The information on this page does not contain a record of our trading prices, or an offer of, or solicitation for, a transaction in any financial instrument. IG accepts no responsibility for any use that may be made of these comments and for any consequences that result. No representation or warranty is given as to the accuracy or completeness of this information. Consequently any person acting on it does so entirely at their own risk. Any research provided does not have regard to the specific investment objectives, financial situation and needs of any specific person who may receive it and as such is considered to be a marketing communication.
In a couple of weeks, Punch Taverns is due to release its full-year figures. There is an expected fall from 5.7p down to 4.7p for the adjusted earnings per share. Sales are also called lower, dropping from £457.6 million down to £442.5 million. Even with these figures due to come in lower, the company’s pre-tax profits are expected to jump from £17 million up to £40.45 million.

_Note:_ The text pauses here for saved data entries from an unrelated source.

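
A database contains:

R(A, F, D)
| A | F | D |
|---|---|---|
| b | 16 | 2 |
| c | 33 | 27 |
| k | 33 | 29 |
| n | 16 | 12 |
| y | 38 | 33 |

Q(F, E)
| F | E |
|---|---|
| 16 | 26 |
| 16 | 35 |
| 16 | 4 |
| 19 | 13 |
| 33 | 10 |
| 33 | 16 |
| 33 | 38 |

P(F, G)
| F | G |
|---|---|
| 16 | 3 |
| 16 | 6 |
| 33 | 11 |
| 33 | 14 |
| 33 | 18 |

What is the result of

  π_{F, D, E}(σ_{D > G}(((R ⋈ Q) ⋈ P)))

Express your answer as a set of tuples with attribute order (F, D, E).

Natural join on F: {(b, 16, 2, 26), (b, 16, 2, 35), (b, 16, 2, 4), (c, 33, 27, 10), (c, 33, 27, 16), (c, 33, 27, 38), (k, 33, 29, 10), (k, 33, 29, 16), (k, 33, 29, 38), (n, 16, 12, 26), (n, 16, 12, 35), (n, 16, 12, 4)}
Natural join on F: {(b, 16, 2, 26, 3), (b, 16, 2, 26, 6), (b, 16, 2, 35, 3), (b, 16, 2, 35, 6), (b, 16, 2, 4, 3), (b, 16, 2, 4, 6), (c, 33, 27, 10, 11), (c, 33, 27, 10, 14), (c, 33, 27, 10, 18), (c, 33, 27, 16, 11), (c, 33, 27, 16, 14), (c, 33, 27, 16, 18), (c, 33, 27, 38, 11), (c, 33, 27, 38, 14), (c, 33, 27, 38, 18), (k, 33, 29, 10, 11), (k, 33, 29, 10, 14), (k, 33, 29, 10, 18), (k, 33, 29, 16, 11), (k, 33, 29, 16, 14), (k, 33, 29, 16, 18), (k, 33, 29, 38, 11), (k, 33, 29, 38, 14), (k, 33, 29, 38, 18), (n, 16, 12, 26, 3), (n, 16, 12, 26, 6), (n, 16, 12, 35, 3), (n, 16, 12, 35, 6), (n, 16, 12, 4, 3), (n, 16, 12, 4, 6)}
Apply σ_{D > G}; surviving tuples: {(c, 33, 27, 10, 11), (c, 33, 27, 10, 14), (c, 33, 27, 10, 18), (c, 33, 27, 16, 11), (c, 33, 27, 16, 14), (c, 33, 27, 16, 18), (c, 33, 27, 38, 11), (c, 33, 27, 38, 14), (c, 33, 27, 38, 18), (k, 33, 29, 10, 11), (k, 33, 29, 10, 14), (k, 33, 29, 10, 18), (k, 33, 29, 16, 11), (k, 33, 29, 16, 14), (k, 33, 29, 16, 18), (k, 33, 29, 38, 11), (k, 33, 29, 38, 14), (k, 33, 29, 38, 18), (n, 16, 12, 26, 3), (n, 16, 12, 26, 6), (n, 16, 12, 35, 3), (n, 16, 12, 35, 6), (n, 16, 12, 4, 3), (n, 16, 12, 4, 6)}
Projecting to F, D, E (15 duplicate(s) eliminated): {(16, 12, 26), (16, 12, 35), (16, 12, 4), (33, 27, 10), (33, 27, 16), (33, 27, 38), (33, 29, 10), (33, 29, 16), (33, 29, 38)}

{(16, 12, 26), (16, 12, 35), (16, 12, 4), (33, 27, 10), (33, 27, 16), (33, 27, 38), (33, 29, 10), (33, 29, 16), (33, 29, 38)}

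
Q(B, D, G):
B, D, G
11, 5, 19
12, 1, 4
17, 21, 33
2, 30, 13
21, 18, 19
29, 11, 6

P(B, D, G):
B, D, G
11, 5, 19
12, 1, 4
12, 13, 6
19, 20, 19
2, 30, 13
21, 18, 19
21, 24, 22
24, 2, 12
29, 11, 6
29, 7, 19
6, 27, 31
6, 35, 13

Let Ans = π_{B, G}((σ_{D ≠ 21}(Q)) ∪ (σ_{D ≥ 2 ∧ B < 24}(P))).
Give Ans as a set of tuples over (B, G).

Selection D ≠ 21: {(11, 5, 19), (12, 1, 4), (2, 30, 13), (21, 18, 19), (29, 11, 6)}
Selection D ≥ 2 ∧ B < 24: {(11, 5, 19), (12, 13, 6), (19, 20, 19), (2, 30, 13), (21, 18, 19), (21, 24, 22), (6, 27, 31), (6, 35, 13)}
Taking the union: {(11, 5, 19), (12, 1, 4), (12, 13, 6), (19, 20, 19), (2, 30, 13), (21, 18, 19), (21, 24, 22), (29, 11, 6), (6, 27, 31), (6, 35, 13)}
Projecting to B, G: {(11, 19), (12, 4), (12, 6), (19, 19), (2, 13), (21, 19), (21, 22), (29, 6), (6, 13), (6, 31)}

{(11, 19), (12, 4), (12, 6), (19, 19), (2, 13), (21, 19), (21, 22), (29, 6), (6, 13), (6, 31)}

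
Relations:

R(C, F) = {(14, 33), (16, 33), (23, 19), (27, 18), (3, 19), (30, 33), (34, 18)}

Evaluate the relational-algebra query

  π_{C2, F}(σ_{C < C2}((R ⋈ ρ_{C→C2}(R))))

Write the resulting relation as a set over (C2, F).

ρ[C→C2]: schema becomes (C2, F); tuples unchanged.
Natural join on F: {(14, 33, 14), (14, 33, 16), (14, 33, 30), (16, 33, 14), (16, 33, 16), (16, 33, 30), (23, 19, 23), (23, 19, 3), (27, 18, 27), (27, 18, 34), (3, 19, 23), (3, 19, 3), (30, 33, 14), (30, 33, 16), (30, 33, 30), (34, 18, 27), (34, 18, 34)}
Selection C < C2: {(14, 33, 16), (14, 33, 30), (16, 33, 30), (27, 18, 34), (3, 19, 23)}
Keep only column(s) C2, F (1 duplicate(s) eliminated): {(16, 33), (23, 19), (30, 33), (34, 18)}

{(16, 33), (23, 19), (30, 33), (34, 18)}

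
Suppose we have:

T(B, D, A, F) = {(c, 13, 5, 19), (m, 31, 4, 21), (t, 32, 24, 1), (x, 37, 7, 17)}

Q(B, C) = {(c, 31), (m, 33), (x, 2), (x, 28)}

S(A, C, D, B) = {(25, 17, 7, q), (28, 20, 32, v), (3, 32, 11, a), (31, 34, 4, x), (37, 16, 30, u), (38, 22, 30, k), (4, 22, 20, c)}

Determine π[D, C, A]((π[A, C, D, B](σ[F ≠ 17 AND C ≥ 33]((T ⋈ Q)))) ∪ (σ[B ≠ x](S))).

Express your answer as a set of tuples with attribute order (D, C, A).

{(11, 32, 3), (20, 22, 4), (30, 16, 37), (30, 22, 38), (31, 33, 4), (32, 20, 28), (7, 17, 25)}

Joining T and Q on B yields {(c, 13, 5, 19, 31), (m, 31, 4, 21, 33), (x, 37, 7, 17, 2), (x, 37, 7, 17, 28)}.
σ[F ≠ 17 AND C ≥ 33]: keep tuples satisfying F ≠ 17 AND C ≥ 33 → {(m, 31, 4, 21, 33)}
Keep only column(s) A, C, D, B: {(4, 33, 31, m)}
σ[B ≠ x]: keep tuples satisfying B ≠ x → {(25, 17, 7, q), (28, 20, 32, v), (3, 32, 11, a), (37, 16, 30, u), (38, 22, 30, k), (4, 22, 20, c)}
Union: {(4, 33, 31, m)} with {(25, 17, 7, q), (28, 20, 32, v), (3, 32, 11, a), (37, 16, 30, u), (38, 22, 30, k), (4, 22, 20, c)} → {(25, 17, 7, q), (28, 20, 32, v), (3, 32, 11, a), (37, 16, 30, u), (38, 22, 30, k), (4, 22, 20, c), (4, 33, 31, m)}
Keep only column(s) D, C, A: {(11, 32, 3), (20, 22, 4), (30, 16, 37), (30, 22, 38), (31, 33, 4), (32, 20, 28), (7, 17, 25)}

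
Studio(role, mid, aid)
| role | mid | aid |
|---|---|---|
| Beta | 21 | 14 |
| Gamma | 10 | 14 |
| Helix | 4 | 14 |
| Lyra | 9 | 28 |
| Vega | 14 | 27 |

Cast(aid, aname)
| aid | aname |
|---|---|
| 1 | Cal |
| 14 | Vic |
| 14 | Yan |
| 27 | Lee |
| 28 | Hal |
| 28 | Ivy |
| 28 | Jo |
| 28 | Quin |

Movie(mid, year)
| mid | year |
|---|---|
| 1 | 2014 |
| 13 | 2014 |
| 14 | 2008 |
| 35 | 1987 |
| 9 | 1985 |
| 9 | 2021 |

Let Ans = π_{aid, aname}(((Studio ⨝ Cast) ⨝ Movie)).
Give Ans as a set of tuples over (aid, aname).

{(27, Lee), (28, Hal), (28, Ivy), (28, Jo), (28, Quin)}

Studio ⋈ Cast (natural join on aid): {(Beta, 21, 14, Vic), (Beta, 21, 14, Yan), (Gamma, 10, 14, Vic), (Gamma, 10, 14, Yan), (Helix, 4, 14, Vic), (Helix, 4, 14, Yan), (Lyra, 9, 28, Hal), (Lyra, 9, 28, Ivy), (Lyra, 9, 28, Jo), (Lyra, 9, 28, Quin), (Vega, 14, 27, Lee)}
(Studio ⨝ Cast) ⋈ Movie (natural join on mid): {(Lyra, 9, 28, Hal, 1985), (Lyra, 9, 28, Hal, 2021), (Lyra, 9, 28, Ivy, 1985), (Lyra, 9, 28, Ivy, 2021), (Lyra, 9, 28, Jo, 1985), (Lyra, 9, 28, Jo, 2021), (Lyra, 9, 28, Quin, 1985), (Lyra, 9, 28, Quin, 2021), (Vega, 14, 27, Lee, 2008)}
Keep only column(s) aid, aname (4 duplicate(s) eliminated): {(27, Lee), (28, Hal), (28, Ivy), (28, Jo), (28, Quin)}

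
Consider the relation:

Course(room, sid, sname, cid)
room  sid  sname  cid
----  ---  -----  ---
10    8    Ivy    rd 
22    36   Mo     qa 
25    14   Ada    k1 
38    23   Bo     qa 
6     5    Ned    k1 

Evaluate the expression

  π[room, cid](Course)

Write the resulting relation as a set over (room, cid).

{(10, rd), (22, qa), (25, k1), (38, qa), (6, k1)}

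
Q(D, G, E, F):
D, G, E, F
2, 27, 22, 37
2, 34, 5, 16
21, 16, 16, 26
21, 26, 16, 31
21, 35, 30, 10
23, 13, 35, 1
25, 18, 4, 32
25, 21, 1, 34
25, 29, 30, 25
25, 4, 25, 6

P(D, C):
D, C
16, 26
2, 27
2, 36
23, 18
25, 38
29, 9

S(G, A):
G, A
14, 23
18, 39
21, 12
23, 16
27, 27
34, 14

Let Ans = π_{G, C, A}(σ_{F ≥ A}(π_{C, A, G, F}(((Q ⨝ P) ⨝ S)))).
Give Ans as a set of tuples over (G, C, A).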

Over the last six months Punch Taverns has been working to restructure its debt, and following the agreement of Lloyds now only need the Royal Bank of Scotland to toe the line. This has seen the investors stake in the company reduced to just 15% and as such coincided with the share price falling below 10p.
In order to help the liquidity of the shares, Punch Taverns will be restructuring them. For every 20 shares an investor holds in the company, they will get one new share. This comes into effect on Monday 13 October.
The reason for all this debt restructuring is the overly enthusiastic manner that the firm went about acquiring companies over the last decade, and it is now that this financial burden has come home to bite them. The squeeze on spending power that the UK public felt during the double dip recession has brought this to a head.